The event is also a "space" in gaming, with Flash talks and stalls celebrating gaming research by scholars from across the University, ranging from the Legally Wed board game about marriage law, to a live demonstration of WW2 and Jacobite Wargaming with miniatures.
Hosted by Glasgow University's Games and Gaming Lab (GGLab)
3.30-4.00 - Browse the stalls (Atrium)
4.00-5.00 - Talks by Scott Manley and NoCode (Yudowitz Room - free but ticketed)
5.00-5.15 - Tea/Coffee (Atrium)
5.15-6.00 - Flash talks about gaming research across the University (Atrium)
6.00-6.30/7.00 - Browse the stalls/networking (Atrium)
The stalls include contributions from Research Projects, Scholars, Labs and Networks, with Flash talks on:
- Legally Wed (Prof Jane Mair, Dr Frankie McCarthy and Felicity Belton)
- Wargaming (Prof Tony Pollard)
- Engineering and Gaming (Prof George Barakos and Dr Rene Steijl)

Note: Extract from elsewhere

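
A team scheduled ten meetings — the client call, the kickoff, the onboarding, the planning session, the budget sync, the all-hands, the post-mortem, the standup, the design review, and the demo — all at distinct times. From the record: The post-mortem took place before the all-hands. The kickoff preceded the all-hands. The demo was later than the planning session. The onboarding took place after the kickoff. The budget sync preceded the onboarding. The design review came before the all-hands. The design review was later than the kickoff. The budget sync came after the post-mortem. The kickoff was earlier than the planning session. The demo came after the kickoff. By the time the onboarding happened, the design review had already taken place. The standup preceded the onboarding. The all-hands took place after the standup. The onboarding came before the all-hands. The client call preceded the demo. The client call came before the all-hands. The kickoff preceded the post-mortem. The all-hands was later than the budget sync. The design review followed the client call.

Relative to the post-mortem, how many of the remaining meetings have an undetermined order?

Forced before the post-mortem: the kickoff; forced after the post-mortem: the all-hands, the budget sync, and the onboarding.
That leaves the client call, the demo, the design review, the planning session, and the standup with no forced order relative to the post-mortem — 5.

5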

- Archives and Special Collections (Robert MacLean)
- Immersive Experiences Lab (Dr Rachel Opitz)
- Digital Cultural Heritage Network (Dr Gareth Beale)

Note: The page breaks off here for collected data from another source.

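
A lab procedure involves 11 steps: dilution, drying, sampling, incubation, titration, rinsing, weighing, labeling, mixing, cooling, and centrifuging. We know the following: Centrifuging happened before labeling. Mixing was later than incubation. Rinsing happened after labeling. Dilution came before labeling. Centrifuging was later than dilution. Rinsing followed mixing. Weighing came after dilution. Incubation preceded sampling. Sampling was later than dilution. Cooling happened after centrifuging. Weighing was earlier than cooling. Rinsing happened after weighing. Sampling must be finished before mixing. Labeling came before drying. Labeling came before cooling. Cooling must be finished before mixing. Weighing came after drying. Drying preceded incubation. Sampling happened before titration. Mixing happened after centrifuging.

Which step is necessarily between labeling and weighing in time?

Tracing the constraints gives labeling → drying → weighing, so drying sits after labeling and before weighing.
No other step is forced both after labeling and before weighing.

drying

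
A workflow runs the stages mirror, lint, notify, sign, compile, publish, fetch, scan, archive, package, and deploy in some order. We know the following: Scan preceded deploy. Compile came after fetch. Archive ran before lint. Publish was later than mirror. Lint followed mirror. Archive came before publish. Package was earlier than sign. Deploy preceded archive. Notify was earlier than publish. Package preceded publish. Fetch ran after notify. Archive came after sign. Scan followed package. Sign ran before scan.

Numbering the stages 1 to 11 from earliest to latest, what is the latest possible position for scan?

7

Scan must come before archive, deploy, lint, and publish — 4 stages forced after it.
Everything else can be placed before scan in some valid order, so scan can sit as late as position 11 − 4 = 7.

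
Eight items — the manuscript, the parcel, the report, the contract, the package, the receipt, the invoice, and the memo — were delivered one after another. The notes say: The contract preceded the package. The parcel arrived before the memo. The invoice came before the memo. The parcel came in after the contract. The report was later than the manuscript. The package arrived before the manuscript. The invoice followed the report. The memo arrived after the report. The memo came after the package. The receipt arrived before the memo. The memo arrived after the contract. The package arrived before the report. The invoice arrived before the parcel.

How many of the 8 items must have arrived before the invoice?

4

Directly stated before the invoice: the report.
The contract reaches the invoice via the contract → the package → the report → the invoice.
The manuscript reaches the invoice via the manuscript → the report → the invoice.
The package reaches the invoice via the package → the report → the invoice.
That's the contract, the manuscript, the package, and the report — 4 in all.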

- Im/Material Network (Dr Rachel Opitz and Dr Gareth Beale)
- Digital Creativity for Regional Museums (Dr Heather Christie and Dr Gareth Beale)
Event by the "Games and Gaming Beyond Entertainment" theme
When: Thursday 9 May 2019
Where: Kelvin Hall
Description: This event will include four talks by invited speakers, a "lightning talks" session for UofG staff and postgraduate presenters, and curated games running in the foyer.
Register on Eventbrite here
Event by the "Fantasy" theme
When: Friday 10 May 2019
Where: Kelvin Hall
Description: The Symposium brings together researchers, practitioners, and creative industry professionals to discuss theoretical and practical questions raised by using fantasy as a discourse and subject. This is the first step towards establishing a Centre for Fantasy and the Fantastic at the University of Glasgow.
The symposium will open with a showcase event, in which colleagues will give brief presentations on their engagement with fantasy/the fantastic. The afternoon session will address questions such as:
- How can we define fantasy and what and how it means?
- How can we work together to serve the fantasy scholarly and creative community in Glasgow and beyond?
- How can a Centre for Fantasy and the Fantastic facilitate research and collaboration?